Generally speaking, private equity is often believed to be one of the most complex areas of the finance sector. You are likely to have to have a whole lot of expertise and experience to successfully identify good opportunities and make the right decisions to benefit everyone with the outcomes. But it’s not impossible to get involved. There are plenty of routes in. Here are just a few to consider.
- Directly from a Degree – it’s pretty rare to step straight from a degree into private equity. After all, experience is a major factor when it comes to choosing between candidates and when most people leave university, they have no previous experience and are on the beginning rungs of the career ladder. But increasing numbers of firms are beginning to create graduate programmes, where they source candidates straight from university, train them up in the field, and then offer more permanent jobs down the line. So, if you are in this position, keep an eye out for opportunities. There may be some out there.
- Investment Banking – the most common route into careers in private equity is to start out as an investment banker. Now, this is a fully fledged career in its own right. But it can also serve as a good starting block for progressing onto private equity down the line, should you so wish. Top tier private equity firms tend to source analysts from impressive investment banking analyst programmes. However, don’t necessarily expect to be able to move straight over from an investment banking firm to a private equity firm. You are likely to spend a minimum of two to three years working in investment banking before you will be seriously considered for a private equity role.
- Consulting – some private equity firms will also source candidates from consultancy firms. There are plenty of transferable skills between private equity and consulting, so if you have a lot of consulting experience, chances are that you might be considered a viable candidate.

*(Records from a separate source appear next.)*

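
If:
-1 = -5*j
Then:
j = 1/5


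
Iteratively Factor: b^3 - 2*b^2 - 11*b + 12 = (b + 3)*(b^2 - 5*b + 4) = (b - 1)*(b + 3)*(b - 4)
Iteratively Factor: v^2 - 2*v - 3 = (v - 3)*(v + 1)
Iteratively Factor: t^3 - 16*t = (t - 4)*(t^2 + 4*t) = (t - 4)*(t + 4)*(t)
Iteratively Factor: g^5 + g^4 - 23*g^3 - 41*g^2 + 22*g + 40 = (g + 1)*(g^4 - 23*g^2 - 18*g + 40) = (g - 5)*(g + 1)*(g^3 + 5*g^2 + 2*g - 8) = (g - 5)*(g - 1)*(g + 1)*(g^2 + 6*g + 8) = (g - 5)*(g - 1)*(g + 1)*(g + 4)*(g + 2)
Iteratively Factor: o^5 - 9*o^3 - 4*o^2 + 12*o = (o - 3)*(o^4 + 3*o^3 - 4*o) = o*(o - 3)*(o^3 + 3*o^2 - 4) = o*(o - 3)*(o + 2)*(o^2 + o - 2) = o*(o - 3)*(o - 1)*(o + 2)*(o + 2)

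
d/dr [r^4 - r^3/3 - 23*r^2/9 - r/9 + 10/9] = 4*r^3 - r^2 - 46*r/9 - 1/9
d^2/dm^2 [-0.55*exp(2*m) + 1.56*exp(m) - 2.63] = (1.56 - 2.2*exp(m))*exp(m)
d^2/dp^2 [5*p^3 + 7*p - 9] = 30*p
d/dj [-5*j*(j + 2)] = -10*j - 10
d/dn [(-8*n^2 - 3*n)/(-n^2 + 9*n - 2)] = (-75*n^2 + 32*n + 6)/(n^4 - 18*n^3 + 85*n^2 - 36*n + 4)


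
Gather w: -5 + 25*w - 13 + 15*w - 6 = 40*w - 24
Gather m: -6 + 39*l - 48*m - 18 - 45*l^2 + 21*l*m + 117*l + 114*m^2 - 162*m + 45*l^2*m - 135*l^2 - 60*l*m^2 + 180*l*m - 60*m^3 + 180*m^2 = -180*l^2 + 156*l - 60*m^3 + m^2*(294 - 60*l) + m*(45*l^2 + 201*l - 210) - 24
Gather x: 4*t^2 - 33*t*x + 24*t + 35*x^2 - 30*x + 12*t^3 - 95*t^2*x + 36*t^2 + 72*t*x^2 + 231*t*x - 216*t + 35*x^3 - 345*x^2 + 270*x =12*t^3 + 40*t^2 - 192*t + 35*x^3 + x^2*(72*t - 310) + x*(-95*t^2 + 198*t + 240)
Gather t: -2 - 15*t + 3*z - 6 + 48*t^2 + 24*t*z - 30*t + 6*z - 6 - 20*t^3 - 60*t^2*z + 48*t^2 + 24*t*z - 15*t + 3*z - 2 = -20*t^3 + t^2*(96 - 60*z) + t*(48*z - 60) + 12*z - 16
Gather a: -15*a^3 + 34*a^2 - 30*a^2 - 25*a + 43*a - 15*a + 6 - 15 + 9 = -15*a^3 + 4*a^2 + 3*a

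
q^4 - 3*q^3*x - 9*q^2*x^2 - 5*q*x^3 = q*(q - 5*x)*(q + x)^2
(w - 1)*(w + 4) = w^2 + 3*w - 4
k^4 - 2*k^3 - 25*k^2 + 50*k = k*(k - 5)*(k - 2)*(k + 5)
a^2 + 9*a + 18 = (a + 3)*(a + 6)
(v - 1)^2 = v^2 - 2*v + 1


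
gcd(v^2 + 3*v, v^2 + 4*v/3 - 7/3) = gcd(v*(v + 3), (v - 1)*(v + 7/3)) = 1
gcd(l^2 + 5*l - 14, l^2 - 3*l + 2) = l - 2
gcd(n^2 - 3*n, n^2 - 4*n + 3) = n - 3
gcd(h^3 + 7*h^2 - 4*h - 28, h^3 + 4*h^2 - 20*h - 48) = h + 2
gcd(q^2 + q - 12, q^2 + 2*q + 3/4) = 1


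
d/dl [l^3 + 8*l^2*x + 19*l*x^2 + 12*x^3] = 3*l^2 + 16*l*x + 19*x^2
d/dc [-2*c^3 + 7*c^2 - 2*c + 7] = -6*c^2 + 14*c - 2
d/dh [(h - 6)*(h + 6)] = 2*h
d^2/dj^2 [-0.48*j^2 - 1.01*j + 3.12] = -0.960000000000000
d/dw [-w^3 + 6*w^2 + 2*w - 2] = -3*w^2 + 12*w + 2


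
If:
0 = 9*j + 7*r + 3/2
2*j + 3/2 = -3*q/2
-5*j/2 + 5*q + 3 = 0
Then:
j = -12/55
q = -39/55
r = 51/770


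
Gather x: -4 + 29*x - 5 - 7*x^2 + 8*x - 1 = -7*x^2 + 37*x - 10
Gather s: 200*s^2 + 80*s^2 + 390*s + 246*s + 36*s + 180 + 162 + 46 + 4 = 280*s^2 + 672*s + 392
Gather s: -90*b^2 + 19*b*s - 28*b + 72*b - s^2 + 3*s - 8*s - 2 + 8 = -90*b^2 + 44*b - s^2 + s*(19*b - 5) + 6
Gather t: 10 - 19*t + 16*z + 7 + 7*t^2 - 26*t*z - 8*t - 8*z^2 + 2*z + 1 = 7*t^2 + t*(-26*z - 27) - 8*z^2 + 18*z + 18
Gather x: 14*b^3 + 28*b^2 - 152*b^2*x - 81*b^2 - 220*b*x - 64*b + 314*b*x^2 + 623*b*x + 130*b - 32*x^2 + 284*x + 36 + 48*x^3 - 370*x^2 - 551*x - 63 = 14*b^3 - 53*b^2 + 66*b + 48*x^3 + x^2*(314*b - 402) + x*(-152*b^2 + 403*b - 267) - 27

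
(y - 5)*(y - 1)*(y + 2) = y^3 - 4*y^2 - 7*y + 10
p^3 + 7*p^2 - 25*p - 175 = (p - 5)*(p + 5)*(p + 7)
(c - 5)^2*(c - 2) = c^3 - 12*c^2 + 45*c - 50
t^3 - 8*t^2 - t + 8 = (t - 8)*(t - 1)*(t + 1)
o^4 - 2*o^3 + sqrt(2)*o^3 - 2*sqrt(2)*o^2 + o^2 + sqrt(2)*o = o*(o - 1)^2*(o + sqrt(2))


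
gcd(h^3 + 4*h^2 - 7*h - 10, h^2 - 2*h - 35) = h + 5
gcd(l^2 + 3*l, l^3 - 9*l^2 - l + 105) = l + 3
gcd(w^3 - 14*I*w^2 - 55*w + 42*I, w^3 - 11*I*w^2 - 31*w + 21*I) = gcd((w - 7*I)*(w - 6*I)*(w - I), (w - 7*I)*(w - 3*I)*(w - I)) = w^2 - 8*I*w - 7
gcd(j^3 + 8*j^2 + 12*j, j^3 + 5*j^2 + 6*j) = j^2 + 2*j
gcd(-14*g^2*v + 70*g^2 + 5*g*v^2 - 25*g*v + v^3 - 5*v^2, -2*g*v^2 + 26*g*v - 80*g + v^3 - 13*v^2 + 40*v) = -2*g*v + 10*g + v^2 - 5*v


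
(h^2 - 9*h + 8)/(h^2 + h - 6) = (h^2 - 9*h + 8)/(h^2 + h - 6)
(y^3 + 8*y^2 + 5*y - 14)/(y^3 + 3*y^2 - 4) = (y + 7)/(y + 2)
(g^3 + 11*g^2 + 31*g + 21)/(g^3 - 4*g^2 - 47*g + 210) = (g^2 + 4*g + 3)/(g^2 - 11*g + 30)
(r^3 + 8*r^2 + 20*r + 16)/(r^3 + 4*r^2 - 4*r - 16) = (r + 2)/(r - 2)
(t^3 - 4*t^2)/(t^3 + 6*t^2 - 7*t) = t*(t - 4)/(t^2 + 6*t - 7)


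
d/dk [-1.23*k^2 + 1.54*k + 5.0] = 1.54 - 2.46*k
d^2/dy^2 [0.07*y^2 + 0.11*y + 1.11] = 0.140000000000000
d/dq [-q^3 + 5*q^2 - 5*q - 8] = -3*q^2 + 10*q - 5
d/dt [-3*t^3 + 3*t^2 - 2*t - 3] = -9*t^2 + 6*t - 2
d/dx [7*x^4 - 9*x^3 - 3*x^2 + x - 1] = 28*x^3 - 27*x^2 - 6*x + 1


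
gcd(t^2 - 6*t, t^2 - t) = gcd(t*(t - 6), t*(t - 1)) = t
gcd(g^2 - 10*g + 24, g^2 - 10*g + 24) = g^2 - 10*g + 24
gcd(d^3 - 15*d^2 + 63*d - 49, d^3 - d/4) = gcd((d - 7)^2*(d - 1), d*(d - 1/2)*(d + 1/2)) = 1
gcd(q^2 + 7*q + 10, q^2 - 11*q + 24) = 1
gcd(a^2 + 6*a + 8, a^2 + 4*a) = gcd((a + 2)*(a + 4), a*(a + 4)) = a + 4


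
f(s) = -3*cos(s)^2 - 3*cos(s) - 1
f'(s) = 6*sin(s)*cos(s) + 3*sin(s)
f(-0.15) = -6.90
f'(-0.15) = -1.33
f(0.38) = -6.37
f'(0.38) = 3.18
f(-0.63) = -5.38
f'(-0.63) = -4.62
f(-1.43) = -1.48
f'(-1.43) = -3.80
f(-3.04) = -0.98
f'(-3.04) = 0.30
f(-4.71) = -0.99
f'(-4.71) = 2.99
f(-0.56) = -5.70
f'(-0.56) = -4.29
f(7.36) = -3.10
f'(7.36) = 5.15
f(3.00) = -0.97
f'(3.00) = -0.41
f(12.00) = -5.67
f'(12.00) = -4.33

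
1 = 1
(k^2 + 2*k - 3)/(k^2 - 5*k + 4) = (k + 3)/(k - 4)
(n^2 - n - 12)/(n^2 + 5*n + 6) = (n - 4)/(n + 2)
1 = 1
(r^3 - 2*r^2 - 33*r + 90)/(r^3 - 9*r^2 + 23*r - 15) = (r + 6)/(r - 1)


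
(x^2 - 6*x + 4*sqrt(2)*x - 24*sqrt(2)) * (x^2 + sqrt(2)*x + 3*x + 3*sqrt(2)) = x^4 - 3*x^3 + 5*sqrt(2)*x^3 - 15*sqrt(2)*x^2 - 10*x^2 - 90*sqrt(2)*x - 24*x - 144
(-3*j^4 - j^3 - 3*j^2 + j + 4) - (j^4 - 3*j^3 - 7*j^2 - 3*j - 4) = -4*j^4 + 2*j^3 + 4*j^2 + 4*j + 8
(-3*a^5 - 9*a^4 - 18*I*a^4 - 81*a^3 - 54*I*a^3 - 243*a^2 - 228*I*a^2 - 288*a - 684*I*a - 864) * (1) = -3*a^5 - 9*a^4 - 18*I*a^4 - 81*a^3 - 54*I*a^3 - 243*a^2 - 228*I*a^2 - 288*a - 684*I*a - 864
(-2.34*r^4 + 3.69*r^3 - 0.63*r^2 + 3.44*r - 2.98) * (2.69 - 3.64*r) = 8.5176*r^5 - 19.7262*r^4 + 12.2193*r^3 - 14.2163*r^2 + 20.1008*r - 8.0162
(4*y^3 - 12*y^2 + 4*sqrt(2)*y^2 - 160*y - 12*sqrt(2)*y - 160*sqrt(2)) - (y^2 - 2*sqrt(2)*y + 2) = 4*y^3 - 13*y^2 + 4*sqrt(2)*y^2 - 160*y - 10*sqrt(2)*y - 160*sqrt(2) - 2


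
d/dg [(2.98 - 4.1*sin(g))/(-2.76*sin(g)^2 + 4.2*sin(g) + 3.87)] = (-11.316*sin(g)^2 + 16.4496*sin(g) - 28.383)*cos(g)/(7.6176*sin(g)^4 - 23.184*sin(g)^3 - 3.7224*sin(g)^2 + 32.508*sin(g) + 14.9769)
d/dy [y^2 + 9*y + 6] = 2*y + 9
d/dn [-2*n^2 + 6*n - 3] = 6 - 4*n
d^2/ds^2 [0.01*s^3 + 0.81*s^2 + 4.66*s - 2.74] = 0.06*s + 1.62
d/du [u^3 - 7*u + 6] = 3*u^2 - 7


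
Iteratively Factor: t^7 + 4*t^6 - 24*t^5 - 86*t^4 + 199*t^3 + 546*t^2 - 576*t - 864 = (t + 4)*(t^6 - 24*t^4 + 10*t^3 + 159*t^2 - 90*t - 216) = (t - 3)*(t + 4)*(t^5 + 3*t^4 - 15*t^3 - 35*t^2 + 54*t + 72) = (t - 3)*(t + 3)*(t + 4)*(t^4 - 15*t^2 + 10*t + 24) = (t - 3)*(t + 1)*(t + 3)*(t + 4)*(t^3 - t^2 - 14*t + 24) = (t - 3)*(t - 2)*(t + 1)*(t + 3)*(t + 4)*(t^2 + t - 12) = (t - 3)^2*(t - 2)*(t + 1)*(t + 3)*(t + 4)*(t + 4)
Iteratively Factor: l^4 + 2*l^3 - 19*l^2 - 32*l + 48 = (l + 3)*(l^3 - l^2 - 16*l + 16) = (l + 3)*(l + 4)*(l^2 - 5*l + 4) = (l - 4)*(l + 3)*(l + 4)*(l - 1)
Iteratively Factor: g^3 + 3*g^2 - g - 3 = (g - 1)*(g^2 + 4*g + 3) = (g - 1)*(g + 3)*(g + 1)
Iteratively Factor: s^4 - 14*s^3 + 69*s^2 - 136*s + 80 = (s - 1)*(s^3 - 13*s^2 + 56*s - 80) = (s - 5)*(s - 1)*(s^2 - 8*s + 16) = (s - 5)*(s - 4)*(s - 1)*(s - 4)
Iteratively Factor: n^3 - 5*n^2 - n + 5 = (n + 1)*(n^2 - 6*n + 5) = (n - 1)*(n + 1)*(n - 5)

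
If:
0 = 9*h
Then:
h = 0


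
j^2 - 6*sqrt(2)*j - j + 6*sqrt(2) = (j - 1)*(j - 6*sqrt(2))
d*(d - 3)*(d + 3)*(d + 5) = d^4 + 5*d^3 - 9*d^2 - 45*d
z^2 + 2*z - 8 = (z - 2)*(z + 4)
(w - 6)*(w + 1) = w^2 - 5*w - 6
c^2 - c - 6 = (c - 3)*(c + 2)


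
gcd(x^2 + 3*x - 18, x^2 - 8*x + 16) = 1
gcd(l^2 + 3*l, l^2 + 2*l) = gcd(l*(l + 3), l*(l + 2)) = l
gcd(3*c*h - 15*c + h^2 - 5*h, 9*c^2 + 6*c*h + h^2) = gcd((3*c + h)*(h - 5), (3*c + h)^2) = 3*c + h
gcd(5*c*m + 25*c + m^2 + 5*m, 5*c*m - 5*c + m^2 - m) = 5*c + m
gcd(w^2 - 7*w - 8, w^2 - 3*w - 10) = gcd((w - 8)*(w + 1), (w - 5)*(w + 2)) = 1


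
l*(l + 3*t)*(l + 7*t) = l^3 + 10*l^2*t + 21*l*t^2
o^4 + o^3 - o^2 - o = o*(o - 1)*(o + 1)^2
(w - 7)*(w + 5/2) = w^2 - 9*w/2 - 35/2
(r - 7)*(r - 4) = r^2 - 11*r + 28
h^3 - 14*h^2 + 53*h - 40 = (h - 8)*(h - 5)*(h - 1)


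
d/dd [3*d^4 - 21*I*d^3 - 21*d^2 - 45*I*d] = 12*d^3 - 63*I*d^2 - 42*d - 45*I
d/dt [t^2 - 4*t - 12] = 2*t - 4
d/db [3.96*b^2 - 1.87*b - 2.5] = 7.92*b - 1.87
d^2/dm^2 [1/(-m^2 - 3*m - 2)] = 2*(m^2 + 3*m - (2*m + 3)^2 + 2)/(m^2 + 3*m + 2)^3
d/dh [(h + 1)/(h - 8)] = -9/(h - 8)^2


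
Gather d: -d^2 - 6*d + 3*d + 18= -d^2 - 3*d + 18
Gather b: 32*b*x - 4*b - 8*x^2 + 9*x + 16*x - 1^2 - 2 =b*(32*x - 4) - 8*x^2 + 25*x - 3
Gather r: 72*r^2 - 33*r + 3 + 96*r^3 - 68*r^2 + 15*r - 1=96*r^3 + 4*r^2 - 18*r + 2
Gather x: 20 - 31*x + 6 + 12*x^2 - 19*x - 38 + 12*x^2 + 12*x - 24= 24*x^2 - 38*x - 36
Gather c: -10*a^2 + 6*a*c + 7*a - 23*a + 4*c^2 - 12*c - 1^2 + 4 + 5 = -10*a^2 - 16*a + 4*c^2 + c*(6*a - 12) + 8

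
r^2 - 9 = (r - 3)*(r + 3)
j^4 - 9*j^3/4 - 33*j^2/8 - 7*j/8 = j*(j - 7/2)*(j + 1/4)*(j + 1)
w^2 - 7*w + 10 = (w - 5)*(w - 2)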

Is It Possible to Get Into Private Equity with No Experience?
As we have mentioned, there may be a few graduate programmes out there that could see you enter private equity with no experience if you have a sufficiently strong academic background. But can you get into private equity with no experience and no academic background?
Well, if we’re going to be honest, it is extremely difficult to land this kind of position with this kind of resume. But nothing is impossible. If you have the right contacts, you might be able to work your way into the lower rungs of private equity and then progress upwards. This will entail a whole lot of networking and you need to be ready for rejection and springing back up onto your feet to try again.
Private equity really is a complex area to get to grips with. But hopefully, you now have a better understanding of what you can stand to gain from it and what exactly it entails!